ECLI:NL:RBROT:2025:2292
Rechtbank Rotterdam
- Eerste aanleg - enkelvoudig
- Rechtspraak.nl
Schending van de medewerkingsplicht bij opschorting en intrekking van bijstandsuitkering
In deze zaak heeft de Rechtbank Rotterdam op 28 februari 2025 uitspraak gedaan in een geschil tussen eisers, [eiser] en [eiseres], en het college van burgemeester en wethouders van Rotterdam. De zaak betreft de opschorting en intrekking van de bijstandsuitkering van eisers op grond van de Participatiewet (Pw). Het college had op 19 februari 2024 de bijstandsuitkering van eisers opgeschort, omdat zij niet voldaan hadden aan hun medewerkingsplicht door gevraagde documenten niet in te leveren. Later, op 10 april 2024, werd de uitkering ingetrokken en werd een bedrag van € 660,89 teruggevorderd. Eisers hebben hiertegen beroep ingesteld, maar de rechtbank oordeelde dat het college terecht had gehandeld. De rechtbank concludeerde dat eisers hun medewerkingsverplichting hadden geschonden en dat er voldoende grond was voor zowel de opschorting als de intrekking van de uitkering.

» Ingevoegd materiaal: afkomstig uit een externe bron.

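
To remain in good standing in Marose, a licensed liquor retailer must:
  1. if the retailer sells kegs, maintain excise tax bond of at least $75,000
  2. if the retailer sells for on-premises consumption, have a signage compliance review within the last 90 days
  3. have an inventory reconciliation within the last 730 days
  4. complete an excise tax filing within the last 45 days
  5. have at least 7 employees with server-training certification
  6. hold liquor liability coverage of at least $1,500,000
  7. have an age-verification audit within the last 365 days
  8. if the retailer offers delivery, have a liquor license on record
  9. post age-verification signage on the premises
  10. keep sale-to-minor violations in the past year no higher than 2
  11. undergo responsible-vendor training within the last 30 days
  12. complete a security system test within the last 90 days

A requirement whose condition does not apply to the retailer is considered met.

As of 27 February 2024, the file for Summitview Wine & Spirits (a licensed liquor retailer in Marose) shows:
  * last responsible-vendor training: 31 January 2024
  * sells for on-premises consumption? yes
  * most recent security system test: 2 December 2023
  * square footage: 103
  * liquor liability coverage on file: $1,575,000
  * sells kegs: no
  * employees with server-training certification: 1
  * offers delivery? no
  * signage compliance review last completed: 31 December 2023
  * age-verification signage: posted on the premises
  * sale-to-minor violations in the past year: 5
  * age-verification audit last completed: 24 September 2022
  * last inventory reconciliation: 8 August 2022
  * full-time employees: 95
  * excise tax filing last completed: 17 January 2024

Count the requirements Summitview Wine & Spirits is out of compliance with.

3

1. condition 'sells kegs' does not hold → requirement n/a → met
2. condition 'sells for on-premises consumption' holds; signage compliance review 58 days ago vs limit 90 → met
3. inventory reconciliation 568 days ago vs limit 730 → met
4. excise tax filing 41 days ago vs limit 45 → met
5. employees with server-training certification 1 < 7 → not met
6. liquor liability coverage $1,575,000 ≥ $1,500,000 → met
7. age-verification audit 521 days ago vs limit 365 → not met
8. condition 'offers delivery' does not hold → requirement n/a → met
9. age-verification signage present → met
10. sale-to-minor violations in the past year 5 > 2 → not met
11. responsible-vendor training 27 days ago vs limit 30 → met
12. security system test 87 days ago vs limit 90 → met
Not met: 3 of 12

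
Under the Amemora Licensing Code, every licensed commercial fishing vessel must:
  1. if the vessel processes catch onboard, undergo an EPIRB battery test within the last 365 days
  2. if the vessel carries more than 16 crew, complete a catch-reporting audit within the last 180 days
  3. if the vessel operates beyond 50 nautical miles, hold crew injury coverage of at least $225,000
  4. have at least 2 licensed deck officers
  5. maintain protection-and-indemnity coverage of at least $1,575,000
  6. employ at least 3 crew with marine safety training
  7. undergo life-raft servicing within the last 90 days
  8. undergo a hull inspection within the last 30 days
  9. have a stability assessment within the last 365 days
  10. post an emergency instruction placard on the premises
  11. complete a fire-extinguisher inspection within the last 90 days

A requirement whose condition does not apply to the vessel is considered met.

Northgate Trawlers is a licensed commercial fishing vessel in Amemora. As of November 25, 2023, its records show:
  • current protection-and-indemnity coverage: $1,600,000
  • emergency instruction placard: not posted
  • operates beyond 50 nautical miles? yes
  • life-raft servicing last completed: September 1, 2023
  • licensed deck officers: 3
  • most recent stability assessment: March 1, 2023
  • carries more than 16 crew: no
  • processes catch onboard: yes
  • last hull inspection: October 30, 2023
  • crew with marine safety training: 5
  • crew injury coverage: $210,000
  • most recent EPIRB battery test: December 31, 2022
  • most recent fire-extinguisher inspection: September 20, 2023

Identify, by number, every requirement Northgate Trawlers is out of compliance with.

3, 10

1. condition 'processes catch onboard' holds; EPIRB battery test 329 days ago vs limit 365 → met
2. condition 'carries more than 16 crew' does not hold → requirement n/a → met
3. condition 'operates beyond 50 nautical miles' holds; crew injury coverage $210,000 < $225,000 → not met
4. licensed deck officers 3 ≥ 2 → met
5. protection-and-indemnity coverage $1,600,000 ≥ $1,575,000 → met
6. crew with marine safety training 5 ≥ 3 → met
7. life-raft servicing 85 days ago vs limit 90 → met
8. hull inspection 26 days ago vs limit 30 → met
9. stability assessment 269 days ago vs limit 365 → met
10. emergency instruction placard absent → not met
11. fire-extinguisher inspection 66 days ago vs limit 90 → met
Not met: 3, 10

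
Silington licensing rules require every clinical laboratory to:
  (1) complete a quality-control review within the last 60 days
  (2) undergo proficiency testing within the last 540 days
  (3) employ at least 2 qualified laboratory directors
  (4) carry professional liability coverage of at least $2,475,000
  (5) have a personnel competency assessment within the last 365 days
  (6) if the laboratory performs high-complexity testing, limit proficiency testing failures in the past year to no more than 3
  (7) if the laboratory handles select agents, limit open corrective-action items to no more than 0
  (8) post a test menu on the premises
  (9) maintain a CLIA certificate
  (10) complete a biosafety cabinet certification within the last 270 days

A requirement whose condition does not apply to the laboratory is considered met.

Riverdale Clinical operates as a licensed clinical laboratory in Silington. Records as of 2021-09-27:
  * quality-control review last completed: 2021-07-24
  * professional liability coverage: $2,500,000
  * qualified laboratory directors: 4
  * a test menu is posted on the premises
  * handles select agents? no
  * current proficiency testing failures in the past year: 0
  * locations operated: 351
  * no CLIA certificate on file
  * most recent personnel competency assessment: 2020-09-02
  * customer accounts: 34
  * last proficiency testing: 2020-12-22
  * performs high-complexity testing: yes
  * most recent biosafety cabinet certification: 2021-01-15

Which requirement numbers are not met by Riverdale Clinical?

1, 5, 9

1. quality-control review 65 days ago vs limit 60 → not met
2. proficiency testing 279 days ago vs limit 540 → met
3. qualified laboratory directors 4 ≥ 2 → met
4. professional liability coverage $2,500,000 ≥ $2,475,000 → met
5. personnel competency assessment 390 days ago vs limit 365 → not met
6. condition 'performs high-complexity testing' holds; proficiency testing failures in the past year 0 ≤ 3 → met
7. condition 'handles select agents' does not hold → requirement n/a → met
8. test menu present → met
9. CLIA certificate absent → not met
10. biosafety cabinet certification 255 days ago vs limit 270 → met
Not met: 1, 5, 9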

De rechtbank verwierp de beroepsgronden van eisers, waaronder de stelling dat het opschortingsbesluit prematuur was en dat er sprake was van onmacht om de gevraagde stukken in te leveren. De rechtbank oordeelde dat de belangen van het college zwaarder wogen dan die van eisers, en verklaarde het beroep ongegrond. Dit betekent dat eisers geen gelijk kregen en geen vergoeding van proceskosten ontvingen.